UM BOM TÍTULO. Joana Amaral Dias teve menos votos do que leitores da “Cristina”

2 de outubro de 2015

A DEMOCRACIA QUE HÁ. Tirando «as gordas», li quase nada do que se escreveu sobre a campanha eleitoral para as eleições de domingo, e também não sei o que disseram as rádios e as televisões. Porque as férias me ocuparam o tempo todo. Porque as reportagens e as análises foram tantas que se tornou impossível manter-me actualizado. Porque acompanhar a campanha seria uma canseira e uma perda de tempo. Porque, enfim, o proveito seria escasso ou nulo. Desconfio, aliás, que a generalidade dos eleitores não ligou nenhuma à campanha eleitoral.

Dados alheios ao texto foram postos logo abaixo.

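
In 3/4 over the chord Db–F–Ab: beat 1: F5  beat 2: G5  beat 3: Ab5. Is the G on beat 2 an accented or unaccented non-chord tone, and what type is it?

The harmony at that moment is Db major triad (Db, F, Ab); G5 is not a chord tone.
It is approached by step up from F5 and left by step up to Ab5.
Step in, step out in the same direction — a passing tone.
It falls on a weak beat, so it is unaccented.

Unaccented passing tone.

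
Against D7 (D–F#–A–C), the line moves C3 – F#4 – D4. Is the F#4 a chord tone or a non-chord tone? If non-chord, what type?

D dominant seventh chord contains D, F#, A, C; F# is the third, so it is a chord tone.

Chord tone (the third of D dominant seventh chord).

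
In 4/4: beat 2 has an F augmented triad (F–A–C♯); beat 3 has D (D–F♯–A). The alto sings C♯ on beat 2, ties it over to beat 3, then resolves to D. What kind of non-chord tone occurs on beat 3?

Retardation.

The harmony at that moment is D major triad (D, F♯, A); C♯ is not a chord tone.
It is held over (the same pitch as the preceding C♯) and left by step up to D.
Held over from the previous chord and resolving up by step — a retardation.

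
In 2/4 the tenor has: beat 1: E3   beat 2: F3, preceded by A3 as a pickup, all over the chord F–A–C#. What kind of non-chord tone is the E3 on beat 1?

The harmony at that moment is F augmented triad (F, A, C#); E3 is not a chord tone.
It is approached by leap down from A3 and left by step up to F3.
Leap in, step out, metrically accented — an appoggiatura.

Appoggiatura.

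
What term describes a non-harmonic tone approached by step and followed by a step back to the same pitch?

Neighbor tone.

Approach: by step. Departure: by step in the opposite direction, back to the starting pitch.
Stepwise on both sides but reversing to return to the same chord tone — a neighbor tone. (Had it continued onward in the same direction it would be a passing tone instead.)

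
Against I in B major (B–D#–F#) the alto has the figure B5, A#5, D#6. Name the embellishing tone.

The harmony at that moment is B major triad (B, D#, F#); A#5 is not a chord tone.
It is approached by step down from B5 and left by leap up to D#6.
Step in, leap out — an escape tone.

A#5 is an escape tone.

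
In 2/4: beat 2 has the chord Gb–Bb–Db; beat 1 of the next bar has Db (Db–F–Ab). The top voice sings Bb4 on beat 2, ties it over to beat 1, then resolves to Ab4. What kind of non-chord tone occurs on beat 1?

Suspension.

The harmony at that moment is Db major triad (Db, F, Ab); Bb4 is not a chord tone.
It is held over (the same pitch as the preceding Bb4) and left by step down to Ab4.
Held over from the previous chord and resolving down by step — a suspension.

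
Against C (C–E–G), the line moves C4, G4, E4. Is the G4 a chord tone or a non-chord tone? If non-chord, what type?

Chord tone (the fifth of C major triad).

C major triad contains C, E, G; G is the fifth, so it is a chord tone.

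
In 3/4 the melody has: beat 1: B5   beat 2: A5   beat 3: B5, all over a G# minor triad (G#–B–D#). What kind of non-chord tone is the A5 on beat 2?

Lower neighbor tone.

The harmony at that moment is G# minor triad (G#, B, D#); A5 is not a chord tone.
It is approached by step down from B5 and left by step up to B5.
Step away and step back to the same note — a neighbor tone (lower neighbor).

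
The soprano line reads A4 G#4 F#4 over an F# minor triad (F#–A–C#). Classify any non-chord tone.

G#4 is a passing tone.

The harmony at that moment is F# minor triad (F#, A, C#); G#4 is not a chord tone.
It is approached by step down from A4 and left by step down to F#4.
Step in, step out in the same direction — a passing tone.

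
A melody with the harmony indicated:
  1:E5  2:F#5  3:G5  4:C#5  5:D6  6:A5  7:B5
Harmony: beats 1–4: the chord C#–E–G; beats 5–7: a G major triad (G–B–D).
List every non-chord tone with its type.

The harmony at that moment is C# diminished triad (C#, E, G); F#5 is not a chord tone.
It is approached by step up from E5 and left by step up to G5.
Step in, step out in the same direction — a passing tone.
The harmony at that moment is G major triad (G, B, D); A5 is not a chord tone.
It is approached by leap down from D6 and left by step up to B5.
Leap in, step out — an appoggiatura.

F#5 (beat 2) — passing tone; A5 (beat 6) — appoggiatura.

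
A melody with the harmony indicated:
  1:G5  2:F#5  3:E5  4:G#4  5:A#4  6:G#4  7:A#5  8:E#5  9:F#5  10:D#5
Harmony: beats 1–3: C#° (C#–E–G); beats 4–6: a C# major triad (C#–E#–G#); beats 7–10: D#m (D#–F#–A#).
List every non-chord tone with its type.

F#5 (beat 2) — passing tone; A#4 (beat 5) — neighbor tone; E#5 (beat 8) — appoggiatura.

The harmony at that moment is C# diminished triad (C#, E, G); F#5 is not a chord tone.
It is approached by step down from G5 and left by step down to E5.
Step in, step out in the same direction — a passing tone.
The harmony at that moment is C# major triad (C#, E#, G#); A#4 is not a chord tone.
It is approached by step up from G#4 and left by step down to G#4.
Step away and step back to the same note — a neighbor tone (upper neighbor).
The harmony at that moment is D# minor triad (D#, F#, A#); E#5 is not a chord tone.
It is approached by leap down from A#5 and left by step up to F#5.
Leap in, step out — an appoggiatura.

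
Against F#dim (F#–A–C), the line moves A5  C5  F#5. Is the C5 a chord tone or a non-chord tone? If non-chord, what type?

Chord tone (the fifth of F# diminished triad).

F# diminished triad contains F#, A, C; C is the fifth, so it is a chord tone.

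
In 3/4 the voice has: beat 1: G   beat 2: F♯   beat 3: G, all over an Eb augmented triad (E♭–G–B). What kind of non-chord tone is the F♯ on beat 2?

The harmony at that moment is E♭ augmented triad (E♭, G, B); F♯ is not a chord tone.
It is approached by step down from G and left by step up to G.
Step away and step back to the same note — a neighbor tone (lower neighbor).

Lower neighbor tone.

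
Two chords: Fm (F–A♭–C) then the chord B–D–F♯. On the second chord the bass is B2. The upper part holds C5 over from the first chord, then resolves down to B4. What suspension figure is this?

At the second chord the bass is B2. The suspended C5 lies a ninth above the bass; after resolving down by step to B4, the interval above the bass becomes an octave.
Suspension figures are named by those two intervals: 9–8.

9–8 suspension.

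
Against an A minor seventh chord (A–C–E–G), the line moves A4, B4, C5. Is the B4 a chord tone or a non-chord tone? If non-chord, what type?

The harmony at that moment is A minor seventh chord (A, C, E, G); B4 is not a chord tone.
It is approached by step up from A4 and left by step up to C5.
Step in, step out in the same direction — a passing tone.

Non-chord tone — a passing tone.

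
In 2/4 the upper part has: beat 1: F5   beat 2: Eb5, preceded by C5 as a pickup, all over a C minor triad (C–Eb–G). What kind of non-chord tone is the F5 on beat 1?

The harmony at that moment is C minor triad (C, Eb, G); F5 is not a chord tone.
It is approached by leap up from C5 and left by step down to Eb5.
Leap in, step out, metrically accented — an appoggiatura.

Appoggiatura.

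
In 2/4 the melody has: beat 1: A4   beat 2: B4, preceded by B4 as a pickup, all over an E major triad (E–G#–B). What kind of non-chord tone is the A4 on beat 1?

Lower neighbor tone.

The harmony at that moment is E major triad (E, G#, B); A4 is not a chord tone.
It is approached by step down from B4 and left by step up to B4.
Step away and step back to the same note — a neighbor tone (lower neighbor).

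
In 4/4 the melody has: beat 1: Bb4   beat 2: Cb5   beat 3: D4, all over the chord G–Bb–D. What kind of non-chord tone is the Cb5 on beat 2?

The harmony at that moment is G minor triad (G, Bb, D); Cb5 is not a chord tone.
It is approached by step up from Bb4 and left by leap down to D4.
Step in, leap out, on a weak beat — an escape tone.

Escape tone.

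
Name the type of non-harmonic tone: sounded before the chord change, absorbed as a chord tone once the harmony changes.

Anticipation.

Approach: ahead of the chord change (typically by step), so it is dissonant against the current harmony. Departure: none — the same pitch is restated or held and is a chord tone of the new harmony.
Dissonant first, consonant once the harmony catches up: the note simply arrives early — an anticipation. (The reverse timing, consonant first and dissonant after the change, would be a suspension or retardation.)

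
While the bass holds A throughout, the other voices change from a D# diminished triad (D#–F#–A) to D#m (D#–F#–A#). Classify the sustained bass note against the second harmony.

The harmony at that moment is D# minor triad (D#, F#, A#); A is not a chord tone.
It is held over (the same pitch as the preceding A) and then sustained as the same pitch into the next harmony.
Sustained through a change of harmony — a pedal tone.

Pedal tone (pedal point).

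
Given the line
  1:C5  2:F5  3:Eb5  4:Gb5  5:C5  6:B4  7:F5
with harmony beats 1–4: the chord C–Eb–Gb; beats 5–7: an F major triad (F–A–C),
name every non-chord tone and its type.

F5 (beat 2) — appoggiatura; B4 (beat 6) — escape tone.

The harmony at that moment is C diminished triad (C, Eb, Gb); F5 is not a chord tone.
It is approached by leap up from C5 and left by step down to Eb5.
Leap in, step out — an appoggiatura.
The harmony at that moment is F major triad (F, A, C); B4 is not a chord tone.
It is approached by step down from C5 and left by leap up to F5.
Step in, leap out — an escape tone.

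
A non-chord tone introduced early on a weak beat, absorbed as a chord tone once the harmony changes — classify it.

Approach: ahead of the chord change (typically by step), so it is dissonant against the current harmony. Departure: none — the same pitch is restated or held and is a chord tone of the new harmony.
Dissonant first, consonant once the harmony catches up: the note simply arrives early — an anticipation. (The reverse timing, consonant first and dissonant after the change, would be a suspension or retardation.)

Anticipation.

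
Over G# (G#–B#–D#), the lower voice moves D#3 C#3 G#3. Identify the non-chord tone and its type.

The harmony at that moment is G# major triad (G#, B#, D#); C#3 is not a chord tone.
It is approached by step down from D#3 and left by leap up to G#3.
Step in, leap out — an escape tone.

C#3 is an escape tone.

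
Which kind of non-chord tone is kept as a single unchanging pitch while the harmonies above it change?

Pedal tone.

Approach: none. Departure: none — a single pitch is sustained while the chords change around it, passing through harmonies that do not contain it.
No melodic motion at all; the dissonance is created entirely by the moving harmonies against the stationary note — a pedal tone (pedal point).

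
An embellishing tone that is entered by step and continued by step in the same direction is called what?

Approach: by step. Departure: by step, continuing in the same direction.
Stepwise on both sides with no change of direction means the note fills in the space between two different chord tones — a passing tone. (Had it turned back to its starting note it would be a neighbor tone instead.)

Passing tone.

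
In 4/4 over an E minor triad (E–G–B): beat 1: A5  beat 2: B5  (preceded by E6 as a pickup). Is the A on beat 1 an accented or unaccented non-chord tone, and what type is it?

The harmony at that moment is E minor triad (E, G, B); A5 is not a chord tone.
It is approached by leap down from E6 and left by step up to B5.
Leap in, step out — an appoggiatura.
It falls on the downbeat, so it is accented.

Accented appoggiatura.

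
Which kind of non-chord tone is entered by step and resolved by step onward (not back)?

Passing tone.

Approach: by step. Departure: by step, continuing in the same direction.
Stepwise on both sides with no change of direction means the note fills in the space between two different chord tones — a passing tone. (Had it turned back to its starting note it would be a neighbor tone instead.)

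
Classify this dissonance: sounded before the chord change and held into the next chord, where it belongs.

Anticipation.

Approach: ahead of the chord change (typically by step), so it is dissonant against the current harmony. Departure: none — the same pitch is restated or held and is a chord tone of the new harmony.
Dissonant first, consonant once the harmony catches up: the note simply arrives early — an anticipation. (The reverse timing, consonant first and dissonant after the change, would be a suspension or retardation.)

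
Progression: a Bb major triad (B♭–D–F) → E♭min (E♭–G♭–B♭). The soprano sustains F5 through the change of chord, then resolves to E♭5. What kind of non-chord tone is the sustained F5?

The harmony at that moment is E♭ minor triad (E♭, G♭, B♭); F5 is not a chord tone.
It is held over (the same pitch as the preceding F5) and left by step down to E♭5.
Held over from the previous chord and resolving down by step — a suspension.

F5 is a suspension.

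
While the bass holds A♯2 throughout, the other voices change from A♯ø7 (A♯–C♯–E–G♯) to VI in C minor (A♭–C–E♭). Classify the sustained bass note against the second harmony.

Pedal tone (pedal point).

The harmony at that moment is A♭ major triad (A♭, C, E♭); A♯2 is not a chord tone.
It is held over (the same pitch as the preceding A♯2) and then sustained as the same pitch into the next harmony.
Sustained through a change of harmony — a pedal tone.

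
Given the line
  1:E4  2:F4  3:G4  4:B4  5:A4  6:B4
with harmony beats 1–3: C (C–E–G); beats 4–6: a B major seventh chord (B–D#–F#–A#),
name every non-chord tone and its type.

F4 (beat 2) — passing tone; A4 (beat 5) — neighbor tone.

The harmony at that moment is C major triad (C, E, G); F4 is not a chord tone.
It is approached by step up from E4 and left by step up to G4.
Step in, step out in the same direction — a passing tone.
The harmony at that moment is B major seventh chord (B, D#, F#, A#); A4 is not a chord tone.
It is approached by step down from B4 and left by step up to B4.
Step away and step back to the same note — a neighbor tone (lower neighbor).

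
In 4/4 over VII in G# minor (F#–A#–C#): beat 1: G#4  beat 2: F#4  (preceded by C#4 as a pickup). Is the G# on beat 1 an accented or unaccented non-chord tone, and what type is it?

Accented appoggiatura.

The harmony at that moment is F# major triad (F#, A#, C#); G#4 is not a chord tone.
It is approached by leap up from C#4 and left by step down to F#4.
Leap in, step out — an appoggiatura.
It falls on the downbeat, so it is accented.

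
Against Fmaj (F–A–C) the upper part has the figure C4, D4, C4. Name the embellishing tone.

The harmony at that moment is F major triad (F, A, C); D4 is not a chord tone.
It is approached by step up from C4 and left by step down to C4.
Step away and step back to the same note — a neighbor tone (upper neighbor).

D4 is a neighbor tone.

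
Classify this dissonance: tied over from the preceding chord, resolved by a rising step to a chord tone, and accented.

Approach: by preparation — the pitch is first a chord tone, then held (tied or repeated) while the harmony changes under it. Departure: up by step. Metric position: strong.
A prepared dissonance that resolves upward by step — a retardation. (The same figure resolving downward would be a suspension.)

Retardation.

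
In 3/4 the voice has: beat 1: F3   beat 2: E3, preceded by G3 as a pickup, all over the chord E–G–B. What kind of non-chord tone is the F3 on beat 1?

Passing tone.

The harmony at that moment is E minor triad (E, G, B); F3 is not a chord tone.
It is approached by step down from G3 and left by step down to E3.
Step in, step out in the same direction — a passing tone.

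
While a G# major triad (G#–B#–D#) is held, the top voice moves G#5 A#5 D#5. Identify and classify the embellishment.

A#5 is an escape tone.

The harmony at that moment is G# major triad (G#, B#, D#); A#5 is not a chord tone.
It is approached by step up from G#5 and left by leap down to D#5.
Step in, leap out — an escape tone.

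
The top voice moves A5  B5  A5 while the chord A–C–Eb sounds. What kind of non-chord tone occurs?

The harmony at that moment is A diminished triad (A, C, Eb); B5 is not a chord tone.
It is approached by step up from A5 and left by step down to A5.
Step away and step back to the same note — a neighbor tone (upper neighbor).

B5 is a neighbor tone.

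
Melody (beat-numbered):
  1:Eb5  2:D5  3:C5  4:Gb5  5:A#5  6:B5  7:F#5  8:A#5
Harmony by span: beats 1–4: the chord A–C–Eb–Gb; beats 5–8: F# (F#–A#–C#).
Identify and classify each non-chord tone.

The harmony at that moment is A diminished seventh chord (A, C, Eb, Gb); D5 is not a chord tone.
It is approached by step down from Eb5 and left by step down to C5.
Step in, step out in the same direction — a passing tone.
The harmony at that moment is F# major triad (F#, A#, C#); B5 is not a chord tone.
It is approached by step up from A#5 and left by leap down to F#5.
Step in, leap out — an escape tone.

D5 (beat 2) — passing tone; B5 (beat 6) — escape tone.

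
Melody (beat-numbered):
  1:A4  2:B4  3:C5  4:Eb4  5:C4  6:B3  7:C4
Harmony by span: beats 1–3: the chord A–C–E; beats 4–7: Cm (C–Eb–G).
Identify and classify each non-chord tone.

The harmony at that moment is A minor triad (A, C, E); B4 is not a chord tone.
It is approached by step up from A4 and left by step up to C5.
Step in, step out in the same direction — a passing tone.
The harmony at that moment is C minor triad (C, Eb, G); B3 is not a chord tone.
It is approached by step down from C4 and left by step up to C4.
Step away and step back to the same note — a neighbor tone (lower neighbor).

B4 (beat 2) — passing tone; B3 (beat 6) — neighbor tone.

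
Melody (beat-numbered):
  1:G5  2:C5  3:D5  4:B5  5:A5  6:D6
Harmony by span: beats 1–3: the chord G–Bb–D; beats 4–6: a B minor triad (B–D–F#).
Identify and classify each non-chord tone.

C5 (beat 2) — appoggiatura; A5 (beat 5) — escape tone.

The harmony at that moment is G minor triad (G, Bb, D); C5 is not a chord tone.
It is approached by leap down from G5 and left by step up to D5.
Leap in, step out — an appoggiatura.
The harmony at that moment is B minor triad (B, D, F#); A5 is not a chord tone.
It is approached by step down from B5 and left by leap up to D6.
Step in, leap out — an escape tone.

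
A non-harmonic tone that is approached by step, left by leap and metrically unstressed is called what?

Escape tone.

Approach: by step. Departure: by leap. Metric position: weak.
Step in, leap out, from a weak position — an escape tone (échappée). (It is the mirror image of the appoggiatura, which leaps in and steps out on a strong beat.)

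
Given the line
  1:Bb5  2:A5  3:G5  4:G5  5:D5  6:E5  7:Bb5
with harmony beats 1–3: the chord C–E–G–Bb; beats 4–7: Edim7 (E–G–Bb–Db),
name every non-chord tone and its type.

The harmony at that moment is C dominant seventh chord (C, E, G, Bb); A5 is not a chord tone.
It is approached by step down from Bb5 and left by step down to G5.
Step in, step out in the same direction — a passing tone.
The harmony at that moment is E diminished seventh chord (E, G, Bb, Db); D5 is not a chord tone.
It is approached by leap down from G5 and left by step up to E5.
Leap in, step out — an appoggiatura.

A5 (beat 2) — passing tone; D5 (beat 5) — appoggiatura.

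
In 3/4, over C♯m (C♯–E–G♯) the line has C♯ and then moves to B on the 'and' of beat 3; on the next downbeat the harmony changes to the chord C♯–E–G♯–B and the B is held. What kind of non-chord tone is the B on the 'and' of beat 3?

Anticipation.

The harmony at that moment is C♯ minor triad (C♯, E, G♯); B is not a chord tone.
It is approached by step down from C♯ and then sustained as the same pitch into the next harmony.
Arriving early and becoming a chord tone when the harmony changes — an anticipation.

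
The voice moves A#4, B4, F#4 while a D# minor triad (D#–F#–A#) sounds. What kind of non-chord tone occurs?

The harmony at that moment is D# minor triad (D#, F#, A#); B4 is not a chord tone.
It is approached by step up from A#4 and left by leap down to F#4.
Step in, leap out — an escape tone.

B4 is an escape tone.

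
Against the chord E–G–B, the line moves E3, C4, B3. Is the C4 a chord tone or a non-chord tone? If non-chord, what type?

The harmony at that moment is E minor triad (E, G, B); C4 is not a chord tone.
It is approached by leap up from E3 and left by step down to B3.
Leap in, step out — an appoggiatura.

Non-chord tone — an appoggiatura.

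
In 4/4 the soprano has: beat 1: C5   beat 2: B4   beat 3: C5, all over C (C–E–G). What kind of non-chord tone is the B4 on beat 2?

The harmony at that moment is C major triad (C, E, G); B4 is not a chord tone.
It is approached by step down from C5 and left by step up to C5.
Step away and step back to the same note — a neighbor tone (lower neighbor).

Lower neighbor tone.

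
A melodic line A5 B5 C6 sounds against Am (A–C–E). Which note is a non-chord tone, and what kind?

The harmony at that moment is A minor triad (A, C, E); B5 is not a chord tone.
It is approached by step up from A5 and left by step up to C6.
Step in, step out in the same direction — a passing tone.

B5 is a passing tone.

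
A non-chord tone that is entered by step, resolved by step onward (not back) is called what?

Passing tone.

Approach: by step. Departure: by step, continuing in the same direction.
Stepwise on both sides with no change of direction means the note fills in the space between two different chord tones — a passing tone. (Had it turned back to its starting note it would be a neighbor tone instead.)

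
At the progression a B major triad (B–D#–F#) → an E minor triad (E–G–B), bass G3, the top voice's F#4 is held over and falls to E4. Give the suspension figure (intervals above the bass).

7–6 suspension.

At the second chord the bass is G3. The suspended F#4 lies a seventh above the bass; after resolving down by step to E4, the interval above the bass becomes a sixth.
Suspension figures are named by those two intervals: 7–6.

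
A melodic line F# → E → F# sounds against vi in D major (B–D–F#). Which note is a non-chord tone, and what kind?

The harmony at that moment is B minor triad (B, D, F#); E is not a chord tone.
It is approached by step down from F# and left by step up to F#.
Step away and step back to the same note — a neighbor tone (lower neighbor).

E is a neighbor tone.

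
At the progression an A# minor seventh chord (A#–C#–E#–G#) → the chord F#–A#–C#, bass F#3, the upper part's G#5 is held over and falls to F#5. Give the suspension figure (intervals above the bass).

9–8 suspension.

At the second chord the bass is F#3. The suspended G#5 lies a ninth above the bass; after resolving down by step to F#5, the interval above the bass becomes an octave.
Suspension figures are named by those two intervals: 9–8.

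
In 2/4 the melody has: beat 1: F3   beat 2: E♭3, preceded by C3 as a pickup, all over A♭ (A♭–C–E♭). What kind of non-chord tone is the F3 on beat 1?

Appoggiatura.

The harmony at that moment is A♭ major triad (A♭, C, E♭); F3 is not a chord tone.
It is approached by leap up from C3 and left by step down to E♭3.
Leap in, step out, metrically accented — an appoggiatura.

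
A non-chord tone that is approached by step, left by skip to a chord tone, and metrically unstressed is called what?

Escape tone.

Approach: by step. Departure: by leap. Metric position: weak.
Step in, leap out, from a weak position — an escape tone (échappée). (It is the mirror image of the appoggiatura, which leaps in and steps out on a strong beat.)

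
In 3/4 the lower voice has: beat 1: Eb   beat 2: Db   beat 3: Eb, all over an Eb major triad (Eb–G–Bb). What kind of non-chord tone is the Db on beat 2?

The harmony at that moment is Eb major triad (Eb, G, Bb); Db is not a chord tone.
It is approached by step down from Eb and left by step up to Eb.
Step away and step back to the same note — a neighbor tone (lower neighbor).

Lower neighbor tone.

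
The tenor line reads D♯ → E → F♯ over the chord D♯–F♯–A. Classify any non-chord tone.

The harmony at that moment is D♯ diminished triad (D♯, F♯, A); E is not a chord tone.
It is approached by step up from D♯ and left by step up to F♯.
Step in, step out in the same direction — a passing tone.

E is a passing tone.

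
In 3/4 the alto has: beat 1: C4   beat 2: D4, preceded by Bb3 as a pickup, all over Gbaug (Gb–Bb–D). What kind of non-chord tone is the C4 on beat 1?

The harmony at that moment is Gb augmented triad (Gb, Bb, D); C4 is not a chord tone.
It is approached by step up from Bb3 and left by step up to D4.
Step in, step out in the same direction — a passing tone.

Passing tone.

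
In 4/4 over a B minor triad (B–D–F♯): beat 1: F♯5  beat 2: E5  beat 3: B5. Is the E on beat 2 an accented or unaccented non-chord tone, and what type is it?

Unaccented escape tone.

The harmony at that moment is B minor triad (B, D, F♯); E5 is not a chord tone.
It is approached by step down from F♯5 and left by leap up to B5.
Step in, leap out — an escape tone.
It falls on a weak beat, so it is unaccented.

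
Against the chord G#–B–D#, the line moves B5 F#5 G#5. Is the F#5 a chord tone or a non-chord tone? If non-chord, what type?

Non-chord tone — an appoggiatura.

The harmony at that moment is G# minor triad (G#, B, D#); F#5 is not a chord tone.
It is approached by leap down from B5 and left by step up to G#5.
Leap in, step out — an appoggiatura.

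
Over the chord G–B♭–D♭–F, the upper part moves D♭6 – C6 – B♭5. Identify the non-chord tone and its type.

C6 is a passing tone.

The harmony at that moment is G half-diminished seventh chord (G, B♭, D♭, F); C6 is not a chord tone.
It is approached by step down from D♭6 and left by step down to B♭5.
Step in, step out in the same direction — a passing tone.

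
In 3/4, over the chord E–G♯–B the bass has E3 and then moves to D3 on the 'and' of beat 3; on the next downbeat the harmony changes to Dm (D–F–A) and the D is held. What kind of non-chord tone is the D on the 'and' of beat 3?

Anticipation.

The harmony at that moment is E major triad (E, G♯, B); D3 is not a chord tone.
It is approached by step down from E3 and then sustained as the same pitch into the next harmony.
Arriving early and becoming a chord tone when the harmony changes — an anticipation.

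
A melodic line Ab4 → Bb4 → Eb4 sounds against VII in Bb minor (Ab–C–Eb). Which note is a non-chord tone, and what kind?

The harmony at that moment is Ab major triad (Ab, C, Eb); Bb4 is not a chord tone.
It is approached by step up from Ab4 and left by leap down to Eb4.
Step in, leap out — an escape tone.

Bb4 is an escape tone.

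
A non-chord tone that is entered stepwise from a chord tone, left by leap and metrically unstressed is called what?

Approach: by step. Departure: by leap. Metric position: weak.
Step in, leap out, from a weak position — an escape tone (échappée). (It is the mirror image of the appoggiatura, which leaps in and steps out on a strong beat.)

Escape tone.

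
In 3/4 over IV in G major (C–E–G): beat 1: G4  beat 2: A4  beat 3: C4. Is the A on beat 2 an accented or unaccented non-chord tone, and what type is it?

The harmony at that moment is C major triad (C, E, G); A4 is not a chord tone.
It is approached by step up from G4 and left by leap down to C4.
Step in, leap out — an escape tone.
It falls on a weak beat, so it is unaccented.

Unaccented escape tone.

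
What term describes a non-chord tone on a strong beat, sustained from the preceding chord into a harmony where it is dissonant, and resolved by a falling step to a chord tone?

Approach: by preparation — the pitch is first a chord tone, then held (tied or repeated) while the harmony changes under it. Departure: down by step. Metric position: strong.
A prepared dissonance that resolves downward by step — a suspension. (The same figure resolving upward would be a retardation.)

Suspension.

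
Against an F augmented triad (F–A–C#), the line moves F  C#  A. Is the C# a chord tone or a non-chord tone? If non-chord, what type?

F augmented triad contains F, A, C#; C# is the fifth, so it is a chord tone.

Chord tone (the fifth of F augmented triad).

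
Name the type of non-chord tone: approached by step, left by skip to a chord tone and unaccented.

Escape tone.

Approach: by step. Departure: by leap. Metric position: weak.
Step in, leap out, from a weak position — an escape tone (échappée). (It is the mirror image of the appoggiatura, which leaps in and steps out on a strong beat.)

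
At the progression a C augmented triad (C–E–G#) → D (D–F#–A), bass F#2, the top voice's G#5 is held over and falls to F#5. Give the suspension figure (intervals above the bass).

9–8 suspension.

At the second chord the bass is F#2. The suspended G#5 lies a ninth above the bass; after resolving down by step to F#5, the interval above the bass becomes an octave.
Suspension figures are named by those two intervals: 9–8.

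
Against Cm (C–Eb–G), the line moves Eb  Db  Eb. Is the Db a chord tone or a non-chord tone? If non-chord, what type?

Non-chord tone — a neighbor tone.

The harmony at that moment is C minor triad (C, Eb, G); Db is not a chord tone.
It is approached by step down from Eb and left by step up to Eb.
Step away and step back to the same note — a neighbor tone (lower neighbor).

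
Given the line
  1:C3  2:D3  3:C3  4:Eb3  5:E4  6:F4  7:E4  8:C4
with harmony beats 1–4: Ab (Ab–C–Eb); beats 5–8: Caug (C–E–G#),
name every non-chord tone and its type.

The harmony at that moment is Ab major triad (Ab, C, Eb); D3 is not a chord tone.
It is approached by step up from C3 and left by step down to C3.
Step away and step back to the same note — a neighbor tone (upper neighbor).
The harmony at that moment is C augmented triad (C, E, G#); F4 is not a chord tone.
It is approached by step up from E4 and left by step down to E4.
Step away and step back to the same note — a neighbor tone (upper neighbor).

D3 (beat 2) — neighbor tone; F4 (beat 6) — neighbor tone.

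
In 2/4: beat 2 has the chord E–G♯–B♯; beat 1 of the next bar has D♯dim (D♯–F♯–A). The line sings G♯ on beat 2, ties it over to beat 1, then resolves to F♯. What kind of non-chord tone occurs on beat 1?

The harmony at that moment is D♯ diminished triad (D♯, F♯, A); G♯ is not a chord tone.
It is held over (the same pitch as the preceding G♯) and left by step down to F♯.
Held over from the previous chord and resolving down by step — a suspension.

Suspension.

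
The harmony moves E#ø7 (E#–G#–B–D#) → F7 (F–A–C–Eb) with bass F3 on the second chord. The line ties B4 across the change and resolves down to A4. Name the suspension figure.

4–3 suspension.

At the second chord the bass is F3. The suspended B4 lies a fourth above the bass; after resolving down by step to A4, the interval above the bass becomes a third.
Suspension figures are named by those two intervals: 4–3.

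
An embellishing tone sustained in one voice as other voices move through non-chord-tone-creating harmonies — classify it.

Approach: none. Departure: none — a single pitch is sustained while the chords change around it, passing through harmonies that do not contain it.
No melodic motion at all; the dissonance is created entirely by the moving harmonies against the stationary note — a pedal tone (pedal point).

Pedal tone.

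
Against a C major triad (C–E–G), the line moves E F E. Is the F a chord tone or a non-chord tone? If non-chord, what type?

Non-chord tone — a neighbor tone.

The harmony at that moment is C major triad (C, E, G); F is not a chord tone.
It is approached by step up from E and left by step down to E.
Step away and step back to the same note — a neighbor tone (upper neighbor).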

Apesar de quilómetros de prosa nos jornais, e de centenas de horas nas rádios e nas televisões. Cada um pelas suas razões, mas parece-me que por dois ou três motivos comuns: porque o modelo da campanha está ultrapassado; porque as promessas que se fazem não são, em princípio, para cumprir; porque os eleitores se sentem cada vez menos representados pelos políticos que há; porque os eleitores estão fartíssimos de políticos que nestas alturas os beijam e abraçam e o resto do tempo os ignoram. Sim, é a democracia, o pior dos regimes excluídos todos os outros. O problema é que a falta de concorrência (a que há felizmente não chega, na prática, a sê-lo) não ajuda a torná-la melhor.